Scheunenarchitektur zeitgemäß interpretiert

Das neue Bildungszentrum des Landesverbands für Obstbau, Garten und Landschaft Baden-Württemberg e.V. (LOGL) in Weil der Stadt besteht aus zwei eigenständigen Gebäudeteilen in Holzrahmenbauweise, eingebettet in einen Naturgarten und eine Streuobstwiese. Inspiriert von der umgebenden Kulturlandschaft – Streuobstwiesen mit darauf stehenden Scheunen – interpretiert das als Büro- und Seminargebäude mit Bibliothek genutzte Zentrum diese traditionelle Bauweise neu.

Dazu kombiniert es traditionelle Nischenprodukte und bewährte Verbindungstechniken aus der bäuerlichen Baukultur mit industriell gefertigten, skalierbaren Holzbaulösungen aus Laub- und Nadelholz. Die klebstofffreien Konstruktionen sind ressourcenschonend, vollständig kreislauffähig und basieren auf regionalen Wertschöpfungsketten – was den CO₂-Ausstoß infolge Primärenergieverbrauch, kurz grauer Energie, auf ein Minimum reduziert.

Grundstruktur der Inneneinteilung und Tragstruktur

Das kleinere, 11 m lange, 5 m breite und 5,10 m hohe Nebengebäude dient als Lager und beherbergt die technischen Einrichtungen. Im 26 m langen, 7,70 m breiten und 7 m hohen Hauptgebäude ist die Geschäftsstelle des LOGL: mit Büros, einem Foyer, einem Seminarraum für Fort- und Weiterbildungsveranstaltungen und einer Bibliothek im Dachgeschoss.

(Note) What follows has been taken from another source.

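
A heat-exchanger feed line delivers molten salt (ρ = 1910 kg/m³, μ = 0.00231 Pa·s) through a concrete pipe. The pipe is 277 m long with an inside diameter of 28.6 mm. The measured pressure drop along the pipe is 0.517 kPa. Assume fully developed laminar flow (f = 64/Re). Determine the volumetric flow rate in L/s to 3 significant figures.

For laminar flow, f = 64/Re with Re = ρVD/μ, so Darcy-Weisbach reduces to ΔP = 32μLV/D². Solving for V: V = ΔP·D²/(32μL) = 517·(0.0286)²/(32·0.00231·277) = 0.02065 m/s.
Check: Re = ρVD/μ = 1910·0.02065·0.0286/0.00231 = 488.4 < 2300, so the laminar assumption holds.
Q = V·A = 0.02065·(π/4·0.0286²) = 1.327e-05 m³/s = 0.0133 L/s.

Q ≈ 0.0133 L/s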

Die grundsätzlich offene Raumstruktur der Geschäftsstelle wird durch frei positionierte ‚Blöcke‘ in mehrere Funktionszonen gegliedert: einen Sanitärblock, einen Erschließungsblock mit Treppe und Aufzug sowie einen Möblierungsblock. Diese als Raumteiler fungierenden Baukörper übernehmen gleichzeitig aussteifende Funktionen. Mit Ausnahme des Aufzugsschachts aus Brettsperrholz sind alle diese Elemente in Holzrahmenbauweise ausgeführt. Die Treppe aus massivem Eichenholz ist in ein tragendes Ständerwerk – ebenfalls aus Eichenholz – eingebunden. Auch die Außenwände bilden tragende Holzrahmenbau-Elementen.

Ziel der Bauweise

Um das Bewusstsein für die Nutzung von Laubhölzern im modernen Holzbau zu stärken und die Entwicklung sowie Zulassung entsprechender Holzwerkstoffe zu fördern, setzt der LOGL im Bildungszentrum gezielt auf den Einsatz verschiedener Holzarten und -werkstoffe. So demonstriert er die vielfältigen Verwendungsmöglichkeiten von Laub- und Nadelhölzern aus der regionalen Artenvielfalt Baden-Württembergs. Ziel ist, die Tradition der Nutzholzverwendung aus Streuobstwiesen und Mischwäldern zu bewahren und einen nachhaltigen Mehrwert zu schaffen, sowohl im Hinblick auf den Erhalt als auch auf die wirtschaftliche Nutzung der Kulturlandschaft – auch über die Mitgliedschaft im LOGL hinaus.

Materialkonzept

Die auf einem schmalen Betonsockel ruhenden Außenwände, die Fassade und das Dach des Zentrums bestehen aus heimischem Nadelholz. Holzarten wie Weißtanne, Fichte, Kiefer und Lärche wurden als Konstruktionsvollholz, Hohlkastendecke oder als Schalung verarbeitet. Die Fassade ist mit unbehandelter Douglasie in einer filigranen Lochmusterstruktur bekleidet und mit Holzfaserdämmung gedämmt, der Seminarraum mit astfreier Weißtanne ausgekleidet.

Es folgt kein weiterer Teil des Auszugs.